Tıbbiyeli öğrencilerin hükûmeti basiretsizlikle suçlayan bildiriler dağıtmaları sonrası pek çoğu tutuklandı ve kargaşalar İttihat ve Terakki Cemiyetinin güçlenmesi ve eylemlerinde yeni bir safhaya geçmesine neden oldu.[63] 1895 Bâb-ı Âli Olayı öncesi başrolde İngiltere elçisi Philip Currie'nin bulunduğu inceleme komisyonunun çalışmaları sonucunda, İngiltere, Fransa ve Rusya Bâb-ı Âli'ye verdikleri 11 Mayıs 1895 tarihli ortak memorandumla Berlin Antlaşması'nda öngörülen ıslahatın acilen icrasını istediler. Abdülhamid buna bunca zaman direnmekteyken bu olaylar sonrası 17 Ekim 1895'te Ermeni ıslahat programını uygulamaya koymak zorunda kaldı. 20 Ekim'de "Vilâyât-ı Sitte'nin Islâhına Dâir Islahât Lâyihâsı" başlıklı reform programının, ilgili mülki ve askeri görevlilere gönderilmesini onayladı.[62][64] Ancak Hınçak ve Taşnak eylemcileri 26 Ağustos 1896 Osmanlı Bankası Baskını eyleminde bulundular. 1897'de ise bu defa 1897 Bâb-ı Âli Olayı denen olayda Ermeni militanlar Osmanlı Bankası baskınının yıldönümünden bir hafta önce, 18 Ağustos 1897 tarihinde Osmanlı payitahtında üç binaya eşzamanlı bombalı saldırılar düzenlediler. Bunlardan birisi kısmen başarıya ulaşırken, ikisi girişim aşamasında kaldı. Bâb-ı Âli'ye bomba atılması sonucu bir odacı ölürken, altı kişi yaralandı. Osmanlı Bankasına giren militan dinamit fitilini ateşlemek üzere iken muhafızlar tarafından etkisiz hale getirildi. Galatasaray Karakolunu bombalamak isteyen militan ise panikleyip bunu başaramayınca, uzun bir takip sonucunda yakalandı. Saldırılar, devletle işbirliği halinde olan yeni patrik Ormanyan ve Ermeni cemaati tarafından lanetlenirken, Avrupa devletleri tarafından da kınandı.[65]

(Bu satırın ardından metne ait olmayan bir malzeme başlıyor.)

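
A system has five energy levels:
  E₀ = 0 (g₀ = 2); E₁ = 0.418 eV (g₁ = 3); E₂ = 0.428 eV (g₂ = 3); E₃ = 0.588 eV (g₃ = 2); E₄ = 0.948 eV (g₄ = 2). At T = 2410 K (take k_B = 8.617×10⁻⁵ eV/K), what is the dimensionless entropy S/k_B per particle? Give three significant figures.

1.76

k_BT = 8.617×10⁻⁵ × 2410 K = 0.20767 eV.
Eᵢ/kT = 0, 2.0128, 2.0610, 2.8314, 4.5649.
Z = Σ gᵢe^(−Eᵢ/kT) = 2·e^(−0) + 3·e^(−2.0128) + 3·e^(−2.0610) + 2·e^(−2.8314) + 2·e^(−4.5649) = 2.0000 + 0.40084 + 0.38198 + 0.11786 + 0.020822 = 2.9215.
⟨E⟩ = Σ EᵢPᵢ = 0.14379 eV.
S/k_B = ln Z + ⟨E⟩/kT = ln(2.9215) + 0.14379/0.20767 = 1.0721 + 0.69240 = 1.76.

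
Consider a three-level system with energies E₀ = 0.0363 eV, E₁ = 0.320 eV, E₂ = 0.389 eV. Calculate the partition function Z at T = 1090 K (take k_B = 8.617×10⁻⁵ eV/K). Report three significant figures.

Z = 0.728

k_BT = 8.617×10⁻⁵ × 1090 K = 0.093925 eV.
Eᵢ/kT = 0.38648, 3.4070, 4.1416.
Z = Σ e^(−Eᵢ/kT) = e^(−0.38648) + e^(−3.4070) + e^(−4.1416) = 0.67944 + 0.033140 + 0.015897 = 0.72848.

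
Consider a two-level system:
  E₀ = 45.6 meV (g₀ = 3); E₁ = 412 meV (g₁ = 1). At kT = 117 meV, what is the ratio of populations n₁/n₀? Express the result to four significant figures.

0.01455

n₁/n₀ = (g₁/g₀) exp[−(E₁−E₀)/kT] = (1/3) × exp(−(366.4 meV)/(117 meV)) = (1/3) × exp(-3.13162) = 0.01455.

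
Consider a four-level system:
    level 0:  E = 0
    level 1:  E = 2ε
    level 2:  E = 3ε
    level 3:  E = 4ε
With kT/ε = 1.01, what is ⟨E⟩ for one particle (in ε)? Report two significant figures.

Eᵢ/kT = 0, 1.980, 2.970, 3.960.
Z = Σ e^(−Eᵢ/kT) = e^(−0) + e^(−1.980) + e^(−2.970) + e^(−3.960) = 1.000 + 0.1381 + 0.05130 + 0.01906 = 1.208.
⟨E⟩ = Σ Eᵢ e^(−Eᵢ/kT) / Z = (0·1.000 + 2·0.1381 + 3·0.05130 + 4·0.01906) / 1.208 = 0.42 ε.

0.42 ε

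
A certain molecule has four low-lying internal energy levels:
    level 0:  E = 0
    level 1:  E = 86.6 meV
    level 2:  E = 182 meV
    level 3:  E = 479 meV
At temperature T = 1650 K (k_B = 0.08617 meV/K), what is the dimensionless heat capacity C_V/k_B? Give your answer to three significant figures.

0.377

k_BT = 0.08617 × 1650 K = 142.18 meV.
Eᵢ/kT = 0, 0.60909, 1.2801, 3.3690.
Z = Σ e^(−Eᵢ/kT) = e^(−0) + e^(−0.60909) + e^(−1.2801) + e^(−3.3690) = 1.0000 + 0.54385 + 0.27801 + 0.034424 = 1.8563.
⟨E⟩ = 61.512 meV, ⟨E²⟩ = 11413 meV².
C_V/k_B = (⟨E²⟩ − ⟨E⟩²)/(kT)² = (11413 − 3783.7)/20215 = 0.377.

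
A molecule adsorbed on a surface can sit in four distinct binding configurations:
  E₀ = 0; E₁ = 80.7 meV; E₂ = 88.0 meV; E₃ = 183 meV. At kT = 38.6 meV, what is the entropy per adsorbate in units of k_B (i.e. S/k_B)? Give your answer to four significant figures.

Eᵢ/kT = 0, 2.09067, 2.27979, 4.74093.
Z = Σ e^(−Eᵢ/kT) = e^(−0) + e^(−2.09067) + e^(−2.27979) + e^(−4.74093) = 1.00000 + 0.123604 + 0.102306 + 0.00873052 = 1.23464.
⟨E⟩ = Σ EᵢPᵢ = 16.6651 meV.
S/k_B = ln Z + ⟨E⟩/kT = ln(1.23464) + 16.6651/38.6 = 0.210779 + 0.431738 = 0.6425.

0.6425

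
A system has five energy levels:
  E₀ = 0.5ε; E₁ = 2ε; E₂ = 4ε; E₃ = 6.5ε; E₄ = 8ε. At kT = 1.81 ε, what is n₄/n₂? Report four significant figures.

n₄/n₂ = exp[−(E₄−E₂)/kT] = exp(−(4ε)/(1.81ε)) = exp(-2.20994) = 0.1097.

0.1097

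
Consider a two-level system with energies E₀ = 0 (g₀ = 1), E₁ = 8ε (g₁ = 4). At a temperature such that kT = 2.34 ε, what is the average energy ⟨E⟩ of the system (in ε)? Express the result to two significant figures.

0.93 ε

Eᵢ/kT = 0, 3.419.
Z = Σ gᵢe^(−Eᵢ/kT) = 1·e^(−0) + 4·e^(−3.419) = 1.000 + 0.1310 = 1.131.
⟨E⟩ = Σ Eᵢ gᵢe^(−Eᵢ/kT) / Z = (0·1.000 + 8·0.1310) / 1.131 = 0.93 ε.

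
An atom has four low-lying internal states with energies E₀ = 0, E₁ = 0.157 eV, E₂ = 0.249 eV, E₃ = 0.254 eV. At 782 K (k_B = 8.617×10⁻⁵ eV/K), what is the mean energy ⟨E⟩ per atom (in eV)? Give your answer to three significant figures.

0.0239 eV

k_BT = 8.617×10⁻⁵ × 782 K = 0.067385 eV.
Eᵢ/kT = 0, 2.3299, 3.6952, 3.7694.
Z = Σ e^(−Eᵢ/kT) = e^(−0) + e^(−2.3299) + e^(−3.6952) + e^(−3.7694) = 1.0000 + 0.097305 + 0.024842 + 0.023066 = 1.1452.
⟨E⟩ = Σ Eᵢ e^(−Eᵢ/kT) / Z = (0·1.0000 + 0.157·0.097305 + 0.249·0.024842 + 0.254·0.023066) / 1.1452 = 0.0239 eV.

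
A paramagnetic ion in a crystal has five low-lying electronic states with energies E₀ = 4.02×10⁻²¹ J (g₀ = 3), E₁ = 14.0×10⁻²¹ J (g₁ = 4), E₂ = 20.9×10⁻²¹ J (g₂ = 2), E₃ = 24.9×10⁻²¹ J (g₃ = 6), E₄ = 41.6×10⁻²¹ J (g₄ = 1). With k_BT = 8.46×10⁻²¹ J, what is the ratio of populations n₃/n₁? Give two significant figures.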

1891'de ise Siirt'e yakın Sason'da Ermeni devrimci örgütlerince desteklenen Mihran Damadyan'ın başı çektiği direniş hareketleri başlatıldı. 1894'te ise Birinci Sason İsyanı çıkarıldı.[66] Bu iki isyanın bastırılması ardından Rus destekli Andranik Ozanyan 1904'te İkinci Sason İsyanını çıkardı ve bu isyan da bastırıldı.[67] Yine 1895 sonu 1896 başında Van İsyanı patlak verse de bastırıldı.

Ermenilerin 1878'deki Zeytun İsyanı ve 1890 Erzurum'daki karışıklıklar ve Kumkapı Ermeni Olayları sonrasında II. Abdülhamid, IV. Ordu Komutanı Müşir Zeki Paşa'yı, Ermeni isyanlarını bastırmakla görevlendirildi. Abdülhamid tarafından bölgede Ermeni çetelerin saldırılara başlaması neticesinde Mehmed Zeki Paşa'nın teklifi ve Rusya'da Saint Petersburg Büyükelçisi olup Rus kazak alayları konusunda bilgi sahibi olan Ahmet Şakir Paşa'nın desteği ile Rus Kazak alayları model alınarak, doğuda Kürt aşiret reisleri Hamidiye Alayları adı altında düzensiz milis birlikleri olarak kurulup örgütlendi ve kendilerine saldıran Ermenilere karşı Çerkesler, Türkler vs. birlikte silahlandırıldı.[68]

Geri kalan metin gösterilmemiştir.